OpenCL - Empty profile timeline

Hi everyone,

I’m now working on an OpenCL project and have to optimize my program to get the best rate of speed.
So I got to use NSight software (under eclipse edition) to profile my project.

The problem is that no timeline is generated when I click on the “Profile” button.
But with a CUDA sample, it works great.
Have I missed something in the NSight settings ?

It would be usefull if someone has an idea to help me up.
Thanks.

The configuration I have :
Ubuntu 14
Nvidia GTX 960 (OpenCL 1.2)
NSight 7.5

An OpenCL Sample I try to profile but still empty :

#include <iostream>
#include <CL/cl.hpp>
using namespace std;

int main() {
    //get all platforms (drivers)
    std::vector<cl::Platform> all_platforms;
    cl::Platform::get(&all_platforms);
    if(all_platforms.size()==0){
        std::cout<<" No platforms found. Check OpenCL installation!\n";
        exit(1);
    }
    cl::Platform default_platform=all_platforms[0];
    std::cout << "Using platform: "<<default_platform.getInfo<CL_PLATFORM_NAME>()<<"\n";

    //get default device of the default platform
    std::vector<cl::Device> all_devices;
    default_platform.getDevices(CL_DEVICE_TYPE_ALL, &all_devices);
    if(all_devices.size()==0){
        std::cout<<" No devices found. Check OpenCL installation!\n";
        exit(1);
    }
    cl::Device default_device=all_devices[0];
    std::cout<< "Using device: "<<default_device.getInfo<CL_DEVICE_NAME>()<<"\n";


    cl::Context context(CL_DEVICE_TYPE_GPU);

    cl::Program::Sources sources;

    // kernel calculates for each element C=A+B
    std::string kernel_code=
            "   void kernel simple_add(global const int* A, global const int* B, global int* C){       "
            "       C[get_global_id(0)]=A[get_global_id(0)]+B[get_global_id(0)];                 "
            "   }                                                                               ";


    cl::Program program(context, kernel_code, true);


    // create buffers on the device
    cl::Buffer buffer_A(context,CL_MEM_READ_WRITE,sizeof(int)*10);
    cl::Buffer buffer_B(context,CL_MEM_READ_WRITE,sizeof(int)*10);
    cl::Buffer buffer_C(context,CL_MEM_READ_WRITE,sizeof(int)*10);

    int A[] = {0, 1, 2, 3, 4, 5, 6, 7, 8, 9};
    int B[] = {0, 1, 2, 0, 1, 2, 0, 1, 2, 0};

    //create queue to which we will push commands for the device.
    cl::CommandQueue queue(context,default_device, CL_QUEUE_PROFILING_ENABLE);

    //write arrays A and B to the device
    queue.enqueueWriteBuffer(buffer_A,CL_TRUE,0,sizeof(int)*10,A);
    queue.enqueueWriteBuffer(buffer_B,CL_TRUE,0,sizeof(int)*10,B);


    //run the kernel
     auto vadd = cl::make_kernel<cl::Buffer, cl::Buffer, cl::Buffer>(program, "simple_add");
     vadd(cl::EnqueueArgs(queue, cl::NDRange(10)), buffer_A, buffer_B, buffer_C);


    int C[10];
    //read result C from the device to array C
    queue.enqueueReadBuffer(buffer_C,CL_TRUE,0,sizeof(int)*10,C);

    queue.finish();
    queue.flush();


    std::cout<<" result: \n";
    for(int i=0;i<10;i++){
        std::cout<<C[i]<<" ";
    }

    return 0;
}

Hi VladimirS,

Thank you for your asking, I just tested your OCL code and got no time line as well.
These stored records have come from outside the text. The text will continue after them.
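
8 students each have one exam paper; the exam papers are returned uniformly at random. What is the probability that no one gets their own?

Use the recurrence D(n) = (n-1)(D(n-1) + D(n-2)) with D(0)=1, D(1)=0.
Building up: D(2)=1, D(3)=2, D(4)=9, D(5)=44, D(6)=265, D(7)=1854, D(8)=14833.
Total arrangements: 8! = 40320.
Probability = D(8)/8! = 2119/5760.

Final answer: D(8)/8! = 14833/40320 = 0.367882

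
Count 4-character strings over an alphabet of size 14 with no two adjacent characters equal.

First character: 14 choices. Each subsequent: 13 choices (must differ from the previous one).
Total: 14 x 13^3.

Final answer: 14 x 13^{3} = 30758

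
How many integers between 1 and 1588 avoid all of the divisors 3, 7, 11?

|div by 3|=529, |div by 7|=226, |div by 11|=144.
|div by 3&7|=75, |div by 3&11|=48, |div by 7&11|=20, |div by all|=6.
By inclusion-exclusion, divisible by at least one: 529+226+144-75-48-20+6 = 762.
Not divisible by any: 1588 - 762.

Final answer: 826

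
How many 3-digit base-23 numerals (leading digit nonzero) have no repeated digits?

First digit: 22 (nonzero). Second: 22 (not first). Third: 21, etc.
Total: 22 x 22 x 21.

Final answer: 10164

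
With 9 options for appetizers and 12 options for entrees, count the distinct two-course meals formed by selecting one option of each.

By the multiplication principle: 9 x 12.

Final answer: 108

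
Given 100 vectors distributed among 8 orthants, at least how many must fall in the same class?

By pigeonhole with 100 objects and 8 categories: ceiling(100/8).

Final answer: 13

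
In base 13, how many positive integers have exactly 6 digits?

These are the integers in [13^5, 13^6), so the count is 13^6 - 13^5 = 12 x 13^5.

Final answer: 4455516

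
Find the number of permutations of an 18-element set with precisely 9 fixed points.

Choose which 9 elements are fixed: C(18,9) = 48620.
Derange the remaining 9 using D(j) = (j-1)(D(j-1) + D(j-2)), D(0)=1, D(1)=0: D(2)=1, D(3)=2, D(4)=9, D(5)=44, D(6)=265, D(7)=1854, D(8)=14833, D(9)=133496.
Total: 48620 x 133496.

Final answer: C(18,9) D(9) = 6490575520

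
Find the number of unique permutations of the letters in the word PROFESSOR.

Letters (E:1, F:1, O:2, P:1, R:2, S:2). Total letters: 9.
Permutations = 9!/(2! x 2! x 2!).

Final answer: 45360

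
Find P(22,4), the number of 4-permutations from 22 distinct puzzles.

P(22,4) = 22!/(22-4)! = 22!/18!.

Final answer: P(22,4) = 175560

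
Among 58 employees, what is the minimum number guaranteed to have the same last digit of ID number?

There are 10 possible values for last digit of ID number. With 58 employees and 10 categories, by pigeonhole: ceiling(58/10).

Final answer: 6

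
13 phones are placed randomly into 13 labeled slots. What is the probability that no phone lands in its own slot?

Use the recurrence D(n) = (n-1)(D(n-1) + D(n-2)) with D(0)=1, D(1)=0.
Building up: D(2)=1, D(3)=2, D(4)=9, D(5)=44, D(6)=265, D(7)=1854, D(8)=14833, D(9)=133496, D(10)=1334961, D(11)=14684570, D(12)=176214841, D(13)=2290792932.
Total arrangements: 13! = 6227020800.
Probability = D(13)/13! = 63633137/172972800.

Final answer: D(13)/13! = 2290792932/6227020800 = 0.367879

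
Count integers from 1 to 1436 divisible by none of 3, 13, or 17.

|div by 3|=478, |div by 13|=110, |div by 17|=84.
|div by 3&13|=36, |div by 3&17|=28, |div by 13&17|=6, |div by all|=2.
By inclusion-exclusion, divisible by at least one: 478+110+84-36-28-6+2 = 604.
Not divisible by any: 1436 - 604.

Final answer: 832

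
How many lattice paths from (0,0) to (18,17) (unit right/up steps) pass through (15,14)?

Paths (0,0)->(15,14): C(29,14) = 77558760.
Paths (15,14)->(18,17): C(6,3) = 20.
By multiplication principle: 77558760 x 20.

Final answer: 1551175200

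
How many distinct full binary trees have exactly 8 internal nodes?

The structures are counted by the Catalan number C_n. Here n = 8.
C_n = (2n)!/(n!(n+1)!), so C_{8} = 16!/(8! x 9!) = C(16,8)/9 = 12870/9.

Final answer: C_{8} = 1430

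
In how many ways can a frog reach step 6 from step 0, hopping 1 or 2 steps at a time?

Let f(n) count the ways. The last step is size 1 or 2, so f(n) = f(n-1) + f(n-2) with f(1)=1, f(2)=2.
Iterating the recurrence: f(1)=1, f(2)=2, f(3)=3, f(4)=5, f(5)=8, f(6)=13.

Final answer: 13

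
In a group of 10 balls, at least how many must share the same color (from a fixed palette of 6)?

There are 6 possible values for color (from a fixed palette of 6). With 10 balls and 6 categories, by pigeonhole: ceiling(10/6).

Final answer: 2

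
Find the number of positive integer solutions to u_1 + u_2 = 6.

Substitute u'_i = u_i - 1 (so u'_i >= 0). Then sum u'_i = 6 - 2 = 4.
Stars and bars: C(4+2-1, 2-1) = C(5,1).

Final answer: C(5,1) = 5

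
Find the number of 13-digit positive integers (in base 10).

These are the integers in [10^12, 10^13), so the count is 10^13 - 10^12 = 9 x 10^12.

Final answer: 9000000000000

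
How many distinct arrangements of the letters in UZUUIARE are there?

Letters (A:1, E:1, I:1, R:1, U:3, Z:1). Total letters: 8.
Permutations = 8!/(3!).

Final answer: 6720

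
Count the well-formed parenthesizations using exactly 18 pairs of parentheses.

This is counted by the nth Catalan number C_n. Here n = 18 (pairs).
Using C_0 = 1 and C_(k+1) = C_k x 2(2k+1)/(k+2), build up term by term: C_1=1, C_2=2, C_3=5, C_4=14, C_5=42, C_6=132, C_7=429, C_8=1430, C_9=4862, C_10=16796, C_11=58786, C_12=208012, C_13=742900, C_14=2674440, C_15=9694845, C_16=35357670, C_17=129644790, C_18=477638700.

Final answer: C_{18} = 477638700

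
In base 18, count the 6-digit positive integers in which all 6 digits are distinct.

The leading digit has 17 choices (anything but zero); the next has 17 (anything but the first), then 16, and so on, one fewer each time.
Total: 17 x 17 x 16 x 15 x 14 x 13.

Final answer: 12623520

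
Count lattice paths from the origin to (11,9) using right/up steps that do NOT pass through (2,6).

Total paths to (11,9): C(20,9) = 167960.
Paths through (2,6): C(8,6) x C(12,3) = 6160.
Avoiding (2,6): 167960 - 6160.

Final answer: 161800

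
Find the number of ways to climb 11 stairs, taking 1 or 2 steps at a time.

Let f(n) be the number of climbs. Removing the last move (1 or 2 steps) gives f(n) = f(n-1) + f(n-2); base cases f(1)=1, f(2)=2.
Computing successive values: f(1)=1, f(2)=2, f(3)=3, f(4)=5, f(5)=8, f(6)=13, f(7)=21, f(8)=34, f(9)=55, f(10)=89, f(11)=144.

Final answer: 144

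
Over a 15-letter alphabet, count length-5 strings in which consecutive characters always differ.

Let g(n) count such strings. g(1) = 15, and each valid string of length n-1 extends in 14 ways (any symbol but the last), so g(n) = 14 g(n-1).
Total: g(5) = 15 x 14^4.

Final answer: 15 x 14^{4} = 576240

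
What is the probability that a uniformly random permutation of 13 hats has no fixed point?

Use the recurrence D(n) = (n-1)(D(n-1) + D(n-2)) with D(0)=1, D(1)=0.
Building up: D(2)=1, D(3)=2, D(4)=9, D(5)=44, D(6)=265, D(7)=1854, D(8)=14833, D(9)=133496, D(10)=1334961, D(11)=14684570, D(12)=176214841, D(13)=2290792932.
Total arrangements: 13! = 6227020800.
Probability = D(13)/13! = 63633137/172972800.

Final answer: D(13)/13! = 2290792932/6227020800 = 0.367879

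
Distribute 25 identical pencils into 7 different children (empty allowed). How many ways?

Stars and bars: C(n+k-1, k-1) = C(31,6).

Final answer: C(31,6) = 736281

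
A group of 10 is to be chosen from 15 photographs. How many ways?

C(15,10) = 15!/(10! x 5!).

Final answer: \binom{15}{10} = 3003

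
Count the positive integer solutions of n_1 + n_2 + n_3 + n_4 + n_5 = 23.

Substitute n'_i = n_i - 1 (so n'_i >= 0). Then sum n'_i = 23 - 5 = 18.
Stars and bars: C(18+5-1, 5-1) = C(22,4).

Final answer: C(22,4) = 7315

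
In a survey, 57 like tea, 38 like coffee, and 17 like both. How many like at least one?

|A union B| = |A| + |B| - |A intersect B| = 57 + 38 - 17.

Final answer: 78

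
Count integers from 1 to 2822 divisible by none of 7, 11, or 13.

|div by 7|=403, |div by 11|=256, |div by 13|=217.
|div by 7&11|=36, |div by 7&13|=31, |div by 11&13|=19, |div by all|=2.
By inclusion-exclusion, divisible by at least one: 403+256+217-36-31-19+2 = 792.
Not divisible by any: 2822 - 792.

Final answer: 2030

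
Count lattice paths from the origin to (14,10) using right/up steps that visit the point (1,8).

Paths (0,0)->(1,8): C(9,8) = 9.
Paths (1,8)->(14,10): C(15,2) = 105.
By multiplication principle: 9 x 105.

Final answer: 945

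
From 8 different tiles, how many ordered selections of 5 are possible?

P(8,5) = 8!/(8-5)! = 8!/3!.

Final answer: P(8,5) = 6720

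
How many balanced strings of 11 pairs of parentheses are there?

This is counted by the nth Catalan number C_n. Here n = 11 (pairs).
C_n = C(2n,n) - C(2n,n+1), so C_{11} = C(22,11) - C(22,12) = 705432 - 646646.

Final answer: C_{11} = 58786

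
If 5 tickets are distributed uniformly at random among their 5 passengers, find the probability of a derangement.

Derangements satisfy D(n) = (n-1)(D(n-1) + D(n-2)), starting from D(0)=1, D(1)=0.
Building up: D(2)=1, D(3)=2, D(4)=9, D(5)=44.
Total arrangements: 5! = 120.
Probability = D(5)/5! = 11/30.

Final answer: D(5)/5! = 44/120 = 0.366667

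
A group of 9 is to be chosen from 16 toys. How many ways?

C(16,9) = 16!/(9! x 7!).

Final answer: \binom{16}{9} = 11440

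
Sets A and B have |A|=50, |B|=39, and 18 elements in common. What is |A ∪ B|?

|A union B| = |A| + |B| - |A intersect B| = 50 + 39 - 18.

Final answer: 71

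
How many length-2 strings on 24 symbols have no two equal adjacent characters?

First character: 24 choices. Each subsequent: 23 choices (must differ from the previous one).
Total: 24 x 23^1.

Final answer: 24 x 23^{1} = 552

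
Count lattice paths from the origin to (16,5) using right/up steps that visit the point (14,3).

Paths (0,0)->(14,3): C(17,3) = 680.
Paths (14,3)->(16,5): C(4,2) = 6.
By multiplication principle: 680 x 6.

Final answer: 4080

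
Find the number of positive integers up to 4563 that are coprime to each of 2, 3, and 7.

|div by 2|=2281, |div by 3|=1521, |div by 7|=651.
|div by 2&3|=760, |div by 2&7|=325, |div by 3&7|=217, |div by all|=108.
By inclusion-exclusion, divisible by at least one: 2281+1521+651-760-325-217+108 = 3259.
Not divisible by any: 4563 - 3259.

Final answer: 1304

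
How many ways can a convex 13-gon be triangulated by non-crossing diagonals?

The structures are counted by the Catalan number C_n. Here n = 13 - 2 = 11.
Using C_0 = 1 and C_(k+1) = C_k x 2(2k+1)/(k+2), build up term by term: C_1=1, C_2=2, C_3=5, C_4=14, C_5=42, C_6=132, C_7=429, C_8=1430, C_9=4862, C_10=16796, C_11=58786.

Final answer: C_{11} = 58786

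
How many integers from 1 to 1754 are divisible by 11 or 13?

Multiples of 11: 159. Multiples of 13: 134. Of both (lcm=143): 12.
By inclusion-exclusion: 159 + 134 - 12.

Final answer: 281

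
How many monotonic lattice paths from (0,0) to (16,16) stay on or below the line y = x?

Total monotonic paths to (16,16): C(32,16) = 601080390.
Paths that cross above y=x (reflection bijection): C(32,17) = 565722720.
Valid Dyck paths: 601080390 - 565722720.
(Equivalently, C_{16} = C(32,16)/17 = 601080390/17.)

Final answer: C_{16} = 35357670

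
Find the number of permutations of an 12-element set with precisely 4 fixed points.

Choose which 4 elements are fixed: C(12,4) = 495.
Derange the remaining 8 using D(j) = (j-1)(D(j-1) + D(j-2)), D(0)=1, D(1)=0: D(2)=1, D(3)=2, D(4)=9, D(5)=44, D(6)=265, D(7)=1854, D(8)=14833.
Total: 495 x 14833.

Final answer: C(12,4) D(8) = 7342335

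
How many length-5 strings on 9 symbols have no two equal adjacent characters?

First character: 9 choices. Each subsequent: 8 choices (must differ from the previous one).
Total: 9 x 8^4.

Final answer: 9 x 8^{4} = 36864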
Nishgt profile uses nvprof to profile the GPU kernel and generate the time line, as far as I know nvprof doesn’t have support for opencl app

Best Regards

Thank you harryz_ for your answer,

I have tested this OCL code with NSight integrated in the Visual Studio solution. And it worked great !
So I’m wondering why the visual studio solution works instead of eclipse for an opencl application profiling.

Hi VladimirS,

You’re right, Performance Analysis in Nsight visual studio uses Nsight monitor and it can analysis OCL app, but the nvprof on windows also cannot work with OCL app, Nsight VSE works far different from the EE version.

By the way, NVIDIA Visual Profiler also cannot profile OCL app as it uses nvprof no matter on Windows or Linux.